What would it take to create a silicon valley in India

Anjli Jain
EVC Ventures
Published in
5 min readOct 13, 2016
Image credit: TechStory

Much talks have been initiated about Bengaluru being the next Silicon Valley hub especially since it holds innate advantages of diversity, which a Silicon Valley in Israel or Japan could not brag with.

But how true is the notion that Bengaluru is a place of diversity and do we have the necessary conditions to believe that either Bengaluru or any other city in India can be regarded as the Silicon Valley of India?

Chances are high. But the Silicon Valley is seven decades old and that has given us enough time to look at some factors which have become quite obvious.

Shedding the patriarchal notions of employment

This is no longer the case in the US. But in India and many other European countries employment is still being dangerously considered as a relationship between two parties; one takes a servant attitude towards a company and pledges a lifetime for it and the company vows to protect the individual, ensure his economic stability and provide for his retirement.

This attitude prevents us from seeing that at the end it is just about economic exchange. This also gets complemented with the notion that a person is expected to get an employment as soon as he graduates. That happens because employment is mixed with work, which is just not true. You do not need to be an employee in order to do work. The less we identify our career as a set of years spent with company and more with actual work being done, the more the propensity to initiate side projects based on the various skills that you have acquired throughout your work, which could eventually lead to creation of a startup.

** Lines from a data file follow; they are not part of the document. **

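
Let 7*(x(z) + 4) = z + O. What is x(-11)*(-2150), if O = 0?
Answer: 83850/7 ≈ 11979.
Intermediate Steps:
x(z) = -4 + z/7 (x(z) = -4 + (z + 0)/7 = -4 + z/7)
x(-11)*(-2150) = (-4 + (⅐)*(-11))*(-2150) = (-4 - 11/7)*(-2150) = -39/7*(-2150) = 83850/7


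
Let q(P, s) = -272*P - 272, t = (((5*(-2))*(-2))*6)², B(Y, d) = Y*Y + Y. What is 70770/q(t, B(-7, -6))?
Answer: -35385/1958536 ≈ -0.018067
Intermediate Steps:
B(Y, d) = Y + Y² (B(Y, d) = Y² + Y = Y + Y²)
t = 14400 (t = (-10*(-2)*6)² = (20*6)² = 120² = 14400)
q(P, s) = -272 - 272*P
70770/q(t, B(-7, -6)) = 70770/(-272 - 272*14400) = 70770/(-272 - 3916800) = 70770/(-3917072) = 70770*(-1/3917072) = -35385/1958536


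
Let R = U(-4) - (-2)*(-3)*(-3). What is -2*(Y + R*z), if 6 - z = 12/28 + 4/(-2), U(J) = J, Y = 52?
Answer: -316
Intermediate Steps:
z = 53/7 (z = 6 - (12/28 + 4/(-2)) = 6 - (12*(1/28) + 4*(-½)) = 6 - (3/7 - 2) = 6 - 1*(-11/7) = 6 + 11/7 = 53/7 ≈ 7.5714)
R = 14 (R = -4 - (-2)*(-3)*(-3) = -4 - 2*3*(-3) = -4 - 6*(-3) = -4 + 18 = 14)
-2*(Y + R*z) = -2*(52 + 14*(53/7)) = -2*(52 + 106) = -2*158 = -316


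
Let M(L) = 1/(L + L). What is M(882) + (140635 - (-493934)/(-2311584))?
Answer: 23894050556407/169901424 ≈ 1.4063e+5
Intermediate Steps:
M(L) = 1/(2*L)
M(882) + (140635 - (-493934)/(-2311584)) = (½)/882 + (140635 - (-493934)/(-2311584)) = (½)*(1/882) + (140635 - (-493934)*(-1)/2311584) = 1/1764 + (140635 - 1*246967/1155792) = 1/1764 + (140635 - 246967/1155792) = 1/1764 + 162544560953/1155792 = 23894050556407/169901424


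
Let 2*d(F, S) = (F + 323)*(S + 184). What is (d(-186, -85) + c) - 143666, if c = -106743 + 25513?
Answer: -436229/2 ≈ -2.1811e+5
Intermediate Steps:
d(F, S) = (184 + S)*(323 + F)/2 (d(F, S) = ((F + 323)*(S + 184))/2 = ((323 + F)*(184 + S))/2 = ((184 + S)*(323 + F))/2 = (184 + S)*(323 + F)/2)
c = -81230
(d(-186, -85) + c) - 143666 = ((29716 + 92*(-186) + (323/2)*(-85) + (½)*(-186)*(-85)) - 81230) - 143666 = ((29716 - 17112 - 27455/2 + 7905) - 81230) - 143666 = (13563/2 - 81230) - 143666 = -148897/2 - 143666 = -436229/2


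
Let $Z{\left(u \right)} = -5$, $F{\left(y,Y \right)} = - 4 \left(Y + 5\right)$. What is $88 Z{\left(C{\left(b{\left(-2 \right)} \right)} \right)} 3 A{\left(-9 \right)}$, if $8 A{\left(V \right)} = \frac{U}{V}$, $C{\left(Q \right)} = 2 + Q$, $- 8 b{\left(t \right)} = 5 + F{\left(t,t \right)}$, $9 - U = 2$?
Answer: $\frac{385}{3} \approx 128.33$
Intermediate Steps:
$F{\left(y,Y \right)} = -20 - 4 Y$ ($F{\left(y,Y \right)} = - 4 \left(5 + Y\right) = -20 - 4 Y$)
$U = 7$ ($U = 9 - 2 = 7$)
$b{\left(t \right)} = \frac{15}{8} + \frac{t}{2}$ ($b{\left(t \right)} = - \frac{5 - \left(20 + 4 t\right)}{8} = - \frac{-15 - 4 t}{8} = \frac{15}{8} + \frac{t}{2}$)
$A{\left(V \right)} = \frac{7}{8 V}$ ($A{\left(V \right)} = \frac{7 \frac{1}{V}}{8} = \frac{7}{8 V}$)
$88 Z{\left(C{\left(b{\left(-2 \right)} \right)} \right)} 3 A{\left(-9 \right)} = 88 \left(\left(-5\right) 3\right) \frac{7}{8 \left(-9\right)} = 88 \left(-15\right) \frac{7}{8} \left(- \frac{1}{9}\right) = \left(-1320\right) \left(- \frac{7}{72}\right) = \frac{385}{3}$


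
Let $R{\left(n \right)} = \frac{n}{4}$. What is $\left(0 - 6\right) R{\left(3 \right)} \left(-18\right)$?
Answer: $81$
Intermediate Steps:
$R{\left(n \right)} = \frac{n}{4}$ ($R{\left(n \right)} = n \frac{1}{4} = \frac{n}{4}$)
$\left(0 - 6\right) R{\left(3 \right)} \left(-18\right) = \left(0 - 6\right) \frac{1}{4} \cdot 3 \left(-18\right) = \left(-6\right) \frac{3}{4} \left(-18\right) = \left(- \frac{9}{2}\right) \left(-18\right) = 81$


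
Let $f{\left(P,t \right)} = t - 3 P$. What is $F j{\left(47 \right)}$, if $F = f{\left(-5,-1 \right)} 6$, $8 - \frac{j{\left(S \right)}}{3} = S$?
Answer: $-9828$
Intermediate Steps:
$j{\left(S \right)} = 24 - 3 S$
$F = 84$ ($F = \left(-1 - -15\right) 6 = \left(-1 + 15\right) 6 = 14 \cdot 6 = 84$)
$F j{\left(47 \right)} = 84 \left(24 - 141\right) = 84 \left(-117\right) = -9828$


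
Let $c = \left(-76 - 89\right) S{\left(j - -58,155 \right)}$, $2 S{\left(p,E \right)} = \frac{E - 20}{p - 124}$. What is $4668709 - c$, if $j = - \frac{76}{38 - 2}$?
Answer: $\frac{5723636759}{1226} \approx 4.6685 \cdot 10^{6}$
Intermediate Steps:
$j = - \frac{19}{9}$ ($j = - \frac{76}{36} = \left(-76\right) \frac{1}{36} = - \frac{19}{9} \approx -2.1111$)
$S{\left(p,E \right)} = \frac{-20 + E}{2 \left(-124 + p\right)}$ ($S{\left(p,E \right)} = \frac{\left(E - 20\right) \frac{1}{p - 124}}{2} = \frac{\left(-20 + E\right) \frac{1}{-124 + p}}{2} = \frac{\frac{1}{-124 + p} \left(-20 + E\right)}{2} = \frac{-20 + E}{2 \left(-124 + p\right)}$)
$c = \frac{200475}{1226}$ ($c = \left(-76 - 89\right) \frac{-20 + 155}{2 \left(-124 - - \frac{503}{9}\right)} = - 165 \cdot \frac{1}{2} \frac{1}{-124 + \left(- \frac{19}{9} + 58\right)} 135 = - 165 \cdot \frac{1}{2} \frac{1}{-124 + \frac{503}{9}} \cdot 135 = - 165 \cdot \frac{1}{2} \frac{1}{- \frac{613}{9}} \cdot 135 = - 165 \cdot \frac{1}{2} \left(- \frac{9}{613}\right) 135 = \left(-165\right) \left(- \frac{1215}{1226}\right) = \frac{200475}{1226} \approx 163.52$)
$4668709 - c = 4668709 - \frac{200475}{1226} = \frac{5723636759}{1226}$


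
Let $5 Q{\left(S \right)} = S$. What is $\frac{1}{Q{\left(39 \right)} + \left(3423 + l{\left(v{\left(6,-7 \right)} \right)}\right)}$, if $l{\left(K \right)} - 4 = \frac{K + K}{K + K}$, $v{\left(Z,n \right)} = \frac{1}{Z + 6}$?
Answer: $\frac{5}{17179} \approx 0.00029105$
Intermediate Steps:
$v{\left(Z,n \right)} = \frac{1}{6 + Z}$
$l{\left(K \right)} = 5$ ($l{\left(K \right)} = 4 + \frac{K + K}{K + K} = 4 + \frac{2 K}{2 K} = 4 + 2 K \frac{1}{2 K} = 4 + 1 = 5$)
$Q{\left(S \right)} = \frac{S}{5}$
$\frac{1}{Q{\left(39 \right)} + \left(3423 + l{\left(v{\left(6,-7 \right)} \right)}\right)} = \frac{1}{\frac{1}{5} \cdot 39 + \left(3423 + 5\right)} = \frac{1}{\frac{39}{5} + 3428} = \frac{1}{\frac{17179}{5}} = \frac{5}{17179}$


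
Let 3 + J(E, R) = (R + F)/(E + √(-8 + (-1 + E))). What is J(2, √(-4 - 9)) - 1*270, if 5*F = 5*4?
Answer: (√13 - 273*√7 + 542*I)/(√7 - 2*I) ≈ -271.41 - 0.30654*I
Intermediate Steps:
F = 4 (F = (5*4)/5 = (⅕)*20 = 4)
J(E, R) = -3 + (4 + R)/(E + √(-9 + E)) (J(E, R) = -3 + (R + 4)/(E + √(-8 + (-1 + E))) = -3 + (4 + R)/(E + √(-9 + E)))
J(2, √(-4 - 9)) - 1*270 = (4 + √(-4 - 9) - 3*2 - 3*√(-9 + 2))/(2 + √(-9 + 2)) - 1*270 = (4 + √(-13) - 6 - 3*I*√7)/(2 + √(-7)) - 270 = (4 + I*√13 - 6 - 3*I*√7)/(2 + I*√7) - 270 = (-2 + I*√13 - 3*I*√7)/(2 + I*√7) - 270 = -270 + (-2 + I*√13 - 3*I*√7)/(2 + I*√7)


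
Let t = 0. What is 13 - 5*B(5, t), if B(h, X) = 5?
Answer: -12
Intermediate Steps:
13 - 5*B(5, t) = 13 - 5*5 = 13 - 25 = -12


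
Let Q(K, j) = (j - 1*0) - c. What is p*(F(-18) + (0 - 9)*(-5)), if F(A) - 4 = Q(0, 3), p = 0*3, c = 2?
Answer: 0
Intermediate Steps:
p = 0
Q(K, j) = -2 + j (Q(K, j) = (j - 1*0) - 1*2 = (j + 0) - 2 = j - 2 = -2 + j)
F(A) = 5 (F(A) = 4 + (-2 + 3) = 4 + 1 = 5)
p*(F(-18) + (0 - 9)*(-5)) = 0*(5 + (0 - 9)*(-5)) = 0*(5 - 9*(-5)) = 0*(5 + 45) = 0*50 = 0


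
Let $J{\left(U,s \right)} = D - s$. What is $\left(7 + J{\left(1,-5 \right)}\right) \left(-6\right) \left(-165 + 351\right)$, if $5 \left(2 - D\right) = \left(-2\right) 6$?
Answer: $- \frac{91512}{5} \approx -18302.0$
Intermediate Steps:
$D = \frac{22}{5}$ ($D = 2 - \frac{\left(-2\right) 6}{5} = 2 - - \frac{12}{5} = 2 + \frac{12}{5} = \frac{22}{5} \approx 4.4$)
$J{\left(U,s \right)} = \frac{22}{5} - s$
$\left(7 + J{\left(1,-5 \right)}\right) \left(-6\right) \left(-165 + 351\right) = \left(7 + \left(\frac{22}{5} - -5\right)\right) \left(-6\right) \left(-165 + 351\right) = \left(7 + \left(\frac{22}{5} + 5\right)\right) \left(-6\right) 186 = \left(7 + \frac{47}{5}\right) \left(-6\right) 186 = \frac{82}{5} \left(-6\right) 186 = \left(- \frac{492}{5}\right) 186 = - \frac{91512}{5}$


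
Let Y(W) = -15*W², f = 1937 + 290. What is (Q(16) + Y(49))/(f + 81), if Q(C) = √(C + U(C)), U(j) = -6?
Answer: -36015/2308 + √10/2308 ≈ -15.603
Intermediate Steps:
f = 2227
Q(C) = √(-6 + C) (Q(C) = √(C - 6) = √(-6 + C))
(Q(16) + Y(49))/(f + 81) = (√(-6 + 16) - 15*49²)/(2227 + 81) = (√10 - 15*2401)/2308 = (√10 - 36015)*(1/2308) = (-36015 + √10)*(1/2308) = -36015/2308 + √10/2308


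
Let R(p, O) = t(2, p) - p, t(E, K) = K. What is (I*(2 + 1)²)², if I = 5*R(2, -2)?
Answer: 0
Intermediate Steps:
R(p, O) = 0 (R(p, O) = p - p = 0)
I = 0 (I = 5*0 = 0)
(I*(2 + 1)²)² = (0*(2 + 1)²)² = (0*3²)² = (0*9)² = 0² = 0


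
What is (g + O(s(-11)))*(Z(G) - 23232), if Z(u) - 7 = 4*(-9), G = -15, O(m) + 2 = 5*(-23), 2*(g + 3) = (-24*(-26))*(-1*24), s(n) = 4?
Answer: 176969688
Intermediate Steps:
g = -7491 (g = -3 + ((-24*(-26))*(-1*24))/2 = -3 + (624*(-24))/2 = -3 + (½)*(-14976) = -3 - 7488 = -7491)
O(m) = -117 (O(m) = -2 + 5*(-23) = -2 - 115 = -117)
Z(u) = -29 (Z(u) = 7 + 4*(-9) = 7 - 36 = -29)
(g + O(s(-11)))*(Z(G) - 23232) = (-7491 - 117)*(-29 - 23232) = -7608*(-23261) = 176969688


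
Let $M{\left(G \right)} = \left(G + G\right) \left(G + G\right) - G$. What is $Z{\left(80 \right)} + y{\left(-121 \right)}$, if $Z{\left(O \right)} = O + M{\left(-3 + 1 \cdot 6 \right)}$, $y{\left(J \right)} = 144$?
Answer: $257$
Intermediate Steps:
$M{\left(G \right)} = - G + 4 G^{2}$ ($M{\left(G \right)} = 2 G 2 G - G = 4 G^{2} - G = - G + 4 G^{2}$)
$Z{\left(O \right)} = 33 + O$ ($Z{\left(O \right)} = O + \left(-3 + 1 \cdot 6\right) \left(-1 + 4 \left(-3 + 1 \cdot 6\right)\right) = O + \left(-3 + 6\right) \left(-1 + 4 \left(-3 + 6\right)\right) = O + 3 \left(-1 + 4 \cdot 3\right) = O + 3 \left(-1 + 12\right) = O + 3 \cdot 11 = O + 33 = 33 + O$)
$Z{\left(80 \right)} + y{\left(-121 \right)} = \left(33 + 80\right) + 144 = 113 + 144 = 257$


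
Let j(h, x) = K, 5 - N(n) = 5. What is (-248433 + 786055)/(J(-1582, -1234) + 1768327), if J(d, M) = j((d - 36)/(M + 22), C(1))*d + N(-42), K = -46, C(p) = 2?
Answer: 537622/1841099 ≈ 0.29201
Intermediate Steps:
N(n) = 0 (N(n) = 5 - 1*5 = 5 - 5 = 0)
j(h, x) = -46
J(d, M) = -46*d (J(d, M) = -46*d + 0 = -46*d)
(-248433 + 786055)/(J(-1582, -1234) + 1768327) = (-248433 + 786055)/(-46*(-1582) + 1768327) = 537622/(72772 + 1768327) = 537622/1841099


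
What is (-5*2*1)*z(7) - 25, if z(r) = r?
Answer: -95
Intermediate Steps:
(-5*2*1)*z(7) - 25 = (-5*2*1)*7 - 25 = -10*1*7 - 25 = -10*7 - 25 = -70 - 25 = -95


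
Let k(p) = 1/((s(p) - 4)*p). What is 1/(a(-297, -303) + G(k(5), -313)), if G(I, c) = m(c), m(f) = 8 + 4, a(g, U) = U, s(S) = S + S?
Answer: -1/291 ≈ -0.0034364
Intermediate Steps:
s(S) = 2*S
m(f) = 12
k(p) = 1/(p*(-4 + 2*p)) (k(p) = 1/((2*p - 4)*p) = 1/((-4 + 2*p)*p) = 1/(p*(-4 + 2*p)))
G(I, c) = 12
1/(a(-297, -303) + G(k(5), -313)) = 1/(-303 + 12) = 1/(-291) = -1/291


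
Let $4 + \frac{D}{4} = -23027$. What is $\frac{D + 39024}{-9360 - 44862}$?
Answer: $\frac{8850}{9037} \approx 0.97931$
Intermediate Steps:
$D = -92124$ ($D = -16 + 4 \left(-23027\right) = -16 - 92108 = -92124$)
$\frac{D + 39024}{-9360 - 44862} = \frac{-92124 + 39024}{-9360 - 44862} = - \frac{53100}{-54222} = \left(-53100\right) \left(- \frac{1}{54222}\right) = \frac{8850}{9037}$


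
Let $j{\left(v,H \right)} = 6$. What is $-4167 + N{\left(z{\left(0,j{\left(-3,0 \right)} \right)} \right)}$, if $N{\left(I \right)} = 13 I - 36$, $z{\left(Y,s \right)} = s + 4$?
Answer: $-4073$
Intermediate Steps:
$z{\left(Y,s \right)} = 4 + s$
$N{\left(I \right)} = -36 + 13 I$
$-4167 + N{\left(z{\left(0,j{\left(-3,0 \right)} \right)} \right)} = -4167 - \left(36 - 13 \left(4 + 6\right)\right) = -4167 + \left(-36 + 13 \cdot 10\right) = -4167 + \left(-36 + 130\right) = -4167 + 94 = -4073$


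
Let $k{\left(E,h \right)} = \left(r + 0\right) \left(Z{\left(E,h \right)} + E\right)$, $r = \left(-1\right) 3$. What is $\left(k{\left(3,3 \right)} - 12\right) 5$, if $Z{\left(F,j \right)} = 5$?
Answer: $-180$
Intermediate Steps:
$r = -3$
$k{\left(E,h \right)} = -15 - 3 E$ ($k{\left(E,h \right)} = \left(-3 + 0\right) \left(5 + E\right) = - 3 \left(5 + E\right) = -15 - 3 E$)
$\left(k{\left(3,3 \right)} - 12\right) 5 = \left(\left(-15 - 9\right) - 12\right) 5 = \left(-24 - 12\right) 5 = \left(-36\right) 5 = -180$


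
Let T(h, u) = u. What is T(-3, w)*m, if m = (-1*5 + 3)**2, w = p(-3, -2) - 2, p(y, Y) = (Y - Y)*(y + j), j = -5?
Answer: -8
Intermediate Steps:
p(y, Y) = 0 (p(y, Y) = (Y - Y)*(y - 5) = 0*(-5 + y) = 0)
w = -2 (w = 0 - 2 = -2)
m = 4 (m = (-5 + 3)**2 = (-2)**2 = 4)
T(-3, w)*m = -2*4 = -8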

Making firing more hassle-free

Firing people in India is more difficult than in Europe. I can barely recall a company that has been firing people based on performance. India’s rigid employment laws, although not as rigid as Europeans, ensure that firing is not exactly an easy bureaucratic process. And we know that startups don’t have the time to deal with overly bureaucratic processes.

Webbed legislation

If India is to get closer towards creating a Silicon Valley, then it has to take both proactive and aggressive approach in finally shedding off the Anglo-Saxon legal framework from the pre-independence era. Many VCs in the US have explicitly told me that they couldn’t invest in India despite the massive potential because the webbed legal framework ads up for the confusion and uncertainty.

Further on, the change of law is not only needed in the financial aspects of running a company or incorporation (which is still a tedious process in India, even harder to close a company). Despite what it initially seems, India doesn’t have an elaborate policy for attracting migration apart from mere tourism.

It would be good to see that the country is soon introducing its own startup of entrepreneurship visa not to attract more people visiting Taj Mahal, but also to explicitly make a statement that the country has never been more opened and inviting for foreign makers and founders. That too, a startup visa which doesn’t provide merit on the basis of a famous college degree or employment in large existing corporation in order to be granted.

Venture funding

This might seem contradictory, considering that India brags more and more of both domestic and foreign VC funds gracing this land.

However, the reality is that there are very few professional VC houses operating in India. Most of the capital is made of former Fortune-500 executives now turned angel investors who unfortunately never had significant experience maneuvering through the tidal waters of a startup journey.

Just like startup founders, professional VCs are not exactly the corporate executive type of people. They are in fact former tech enthusiasts and founder themselves, who were supposed to do something else but ended up doing something else instead.

More respect for the late bloomers

India is still deeply rooted in the idea that each person has a single definite occupation (probably drawing roots from the caste system and the old Vedic way of life). A child in India decides (or rather gets decided on his behalf) his future education in a medical college or engineering straight from high school or even earlier. If that doesn’t happen, the child and the parents end up terrified.

Contrary to US, India is a country that deeply appreciates stability and status quo. But in terms of economies which keep getting more and more liquid, this turns out to be a disadvantage. There is rarely any successful startup founder who has followed a linear course throughout his lifetime. More often than not, this is exactly what has brought him to the set of skills the connections and the know-how to start a company.

You cannot choose startup founder as a career straight from high school. People at that early age tend to choose more conservatively — things like a doctor or an engineer, in other words things that are proven to work. On the other hand, not knowing what to do, not knowing what your options are might look demoralising but at least it keeps your mind open.

Control the urban sprawl

To create another Silicon Valley, you need to bring the critical mass of smart people in one place and persuade them to stay in it. How do you do that? By exquisite care of urban planning and maintaining the persona for each city. The kind of people who create Silicon Valley types of companies belong to a special subset of the creative class. They don’t like long commutes or huge malls. They like cultural centres, green libraries, and biking tracks.

There is something opposite happening in most Indian metros these days. Individual building holding legacies and urban zest over decades back are now being stomped by same-looking grey residential buildings in the suburbs. Such people don’t like living in suburbs. To attract them, Indian cities must do startup-first urban planning — keep the city vibrant and design a town that puts cars last.